I've been handed a young (still has a little down on it's head) pigeon but it's a little older than i'm used to and it's very wary of me and just clacks is beak and huffs at me, if i sit still with it for a minute it will purch on my finger or sit on my knee so isn't completely hostile!!!

the guy that gave it to me said he found it in the middle of the road at about 11pm one night.

it seems to be old enough to flutter about 5 feet but not gain height and fly off.

how do I get it to eat and drink? I've ginen it water and food by wrapping it in a towel to secure the wings and menually poking peas into it's mouth which it then swallow no problem, water with a feeding tube borrowed from the babies.

any ideas? Picture attached

thanks

Adam


----------



## Skyeking (Jan 17, 2003)

Hello and thank you for rescuing this pigeon.

Is this a wood pigeon, or dove because it does not look like a feral pigeon?

If it is, they are different in handling and treatment then regular feral pigeons.


----------



## John_D (Jan 24, 2002)

Hi Adam,

That's a fine-looking young Woodpigeon you have there 

(Moving this to woodie etc forum)

He should be capable of eating, but they are not always as quick to recognize corn and seed as ferals. I'd suggest providing a dish of mixed corn or wild bird food, and a little pot of water, but you will quite possibly have to help him along with feeding just now.

Thawed out peas and sweetcorn from a freezer pack are good (not tinned), or corn (maize) from mixed corn. Our adult woodies enjoy chomping on lettuce leaf, too.

Looks like you are becoming the local woodie person!

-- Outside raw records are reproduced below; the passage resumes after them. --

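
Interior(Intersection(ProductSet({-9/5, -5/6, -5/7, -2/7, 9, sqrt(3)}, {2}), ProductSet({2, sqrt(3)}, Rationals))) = EmptySet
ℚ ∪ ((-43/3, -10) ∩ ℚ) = ℚ ∪ (ℚ ∩ (-43/3, -10))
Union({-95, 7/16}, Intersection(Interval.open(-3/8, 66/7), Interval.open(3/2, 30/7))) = Union({-95, 7/16}, Interval.open(3/2, 30/7))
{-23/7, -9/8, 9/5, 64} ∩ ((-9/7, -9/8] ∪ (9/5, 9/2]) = {-9/8}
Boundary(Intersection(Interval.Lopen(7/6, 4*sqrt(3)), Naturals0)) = Range(2, 7, 1)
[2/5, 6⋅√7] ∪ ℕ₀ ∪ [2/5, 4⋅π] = ℕ₀ ∪ [2/5, 6⋅√7]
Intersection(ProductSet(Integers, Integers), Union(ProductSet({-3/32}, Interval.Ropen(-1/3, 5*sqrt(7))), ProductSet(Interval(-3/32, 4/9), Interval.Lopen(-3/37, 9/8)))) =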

I don't know if you've been recommended any rehabbers or wildlife rescue places off-forum? If there's a place which would take him and maybe release with other found woodies it would be ideal.

John


----------



## Skyeking (Jan 17, 2003)

John_D said:


> Hi Adam,
> 
> That's a fine-looking young Woodpigeon you have there
> 
> ...



Thanks, John.


----------



## Birdmom4ever (Jan 14, 2003)

Thanks, John. I thought, "Is that a Wood Pigeon?" when I saw the photo, but never having seen one I wasn't sure.


----------